Meus amigos, não há nada no mundo que eu odeie mais do que traição. Mas eu simplesmente não era mais senhor de mim mesmo. Foi um embaraço de braços, pernas, língua, saliva, lábios, cabelos, óculos, roupas, amores, saudades, esperanças. Não há como exprimir o que eu senti, e eu sequer sou capaz de descrever o que aconteceu ali. Era como se todo a minha vida tivesse sido só uma introdução para aquilo. Eu queria chorar, e de fato, chorei. As lágrimas confundiram-se entre as bochechas, e bailavam. Ela chorava também. Foda-se. Eu não sei se vocês experimentaram algo assim, um sentimento tão forte que você simplesmente não controla mais nada, não passa de um mero espectador de algo que era pra acontecer. O amor é um sentimento estúpido.
Nós transamos como se não houvesse amanhã, na sala, na varanda, na cozinha, no quarto, no banheiro. No final da noite, eu tive de tomar alguns analgésico. Nossos corpos não se descolavam, dançavam e escorregavam como se fossem feitos pela natureza um em medida do outro. Trocávamos uivos inteligíveis apenas para nós mesmos, como lobos que se reencontram depois de muitos anos e se lembram que ainda são uma alcateia.
Desculpem-me por não detalhar o ato, sei que é, na maior parte das vezes, o principal dos contos nesse site. Mas este relato é um desabafo. Ela se foi no domingo, Lilian voltou na segunda, e eu contei tudo para ela. Nós terminamos.
Um mês se passou, eu e Kay voltamos a nos falar como se fossemos velhos amigos, e, de fato, éramos. Mas não a tinha visto desde aquele fim de semana. Ela me ligou ontem e disse que estava grávida, e o filho só pode ser meu.

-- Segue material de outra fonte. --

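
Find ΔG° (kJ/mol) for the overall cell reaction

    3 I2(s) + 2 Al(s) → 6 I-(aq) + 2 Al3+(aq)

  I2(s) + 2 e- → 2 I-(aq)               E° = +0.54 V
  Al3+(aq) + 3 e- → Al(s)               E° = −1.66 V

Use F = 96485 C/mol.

−1274 kJ/mol

In the reaction as written I2(s) is reduced, so the I₂/I⁻ couple is the cathode and Al³⁺/Al is the anode.
E°cell = +0.54 − (−1.66) = +2.20 V; balancing electrons gives n = 6.
ΔG° = −nFE°cell = −(6)(96485)(+2.20) J/mol = −1274 kJ/mol.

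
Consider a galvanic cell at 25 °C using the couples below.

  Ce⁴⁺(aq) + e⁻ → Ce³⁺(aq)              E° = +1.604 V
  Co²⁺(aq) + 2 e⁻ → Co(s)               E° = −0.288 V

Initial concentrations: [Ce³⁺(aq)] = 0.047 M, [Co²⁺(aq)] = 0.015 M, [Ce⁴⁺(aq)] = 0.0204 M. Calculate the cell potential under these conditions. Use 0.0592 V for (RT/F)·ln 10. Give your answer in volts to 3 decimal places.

+1.925 V

Ce⁴⁺/Ce³⁺ is reduced (cathode, E° = +1.604 V) and Co²⁺/Co is oxidized (anode).
E°cell = E°cat − E°an = +1.604 − (−0.288) = +1.892 V; n = 2.
Balancing gives 2 Ce⁴⁺(aq) + Co(s) → 2 Ce³⁺(aq) + Co²⁺(aq); hence Q = ([Ce³⁺(aq)]^2·[Co²⁺(aq)]) / [Ce⁴⁺(aq)]^2 = 0.0796 (log Q = −1.099).
E = E° − (0.0592/n)·log Q = +1.892 − (0.0592/2)(−1.099) = +1.925 V.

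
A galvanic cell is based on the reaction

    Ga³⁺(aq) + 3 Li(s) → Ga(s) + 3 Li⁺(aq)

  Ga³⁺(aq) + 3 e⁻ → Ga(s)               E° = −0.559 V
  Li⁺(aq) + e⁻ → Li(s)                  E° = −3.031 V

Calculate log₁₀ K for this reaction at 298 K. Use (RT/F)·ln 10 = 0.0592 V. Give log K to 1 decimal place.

log K = 125.3

The Ga³⁺/Ga couple is reduced (cathode); E°cell = −0.559 − (−3.031) = +2.472 V with n = 3.
At equilibrium E = 0, so log K = nE°cell / 0.0592 = (3)(+2.472) / 0.0592 = 125.3.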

Ela me disse ao telefone que tem duas opções: o aborto ou aceitar o pedido de casamento de seu ex.
Eu só consigo me lembrar de nós dois adolescentes, deitados na sua cama, inocentes como dois idiotas. E imaginávamos como iriam ser nossos filhos, e como prometíamos um para o outro que seríamos ótimos pais. Amigos, eu quero mais do que tudo ser pai desta criança, e, quando mais eu penso, mais eu sei que eu quero passar o resto da minha vida com Kay.
Eu não sei do que vai ser minha vida daqui pra frente. Minha faculdade, minha família, meus amigos, meus planos, minha carreira. Não sei nada. Estou totalmente no escuro. Mas assim que o dia amanhecer, daqui a uma hora, eu irei sair daqui e ir até a sua casa.
Se a sua resposta for sim, todo o resto se tornará irrelevante.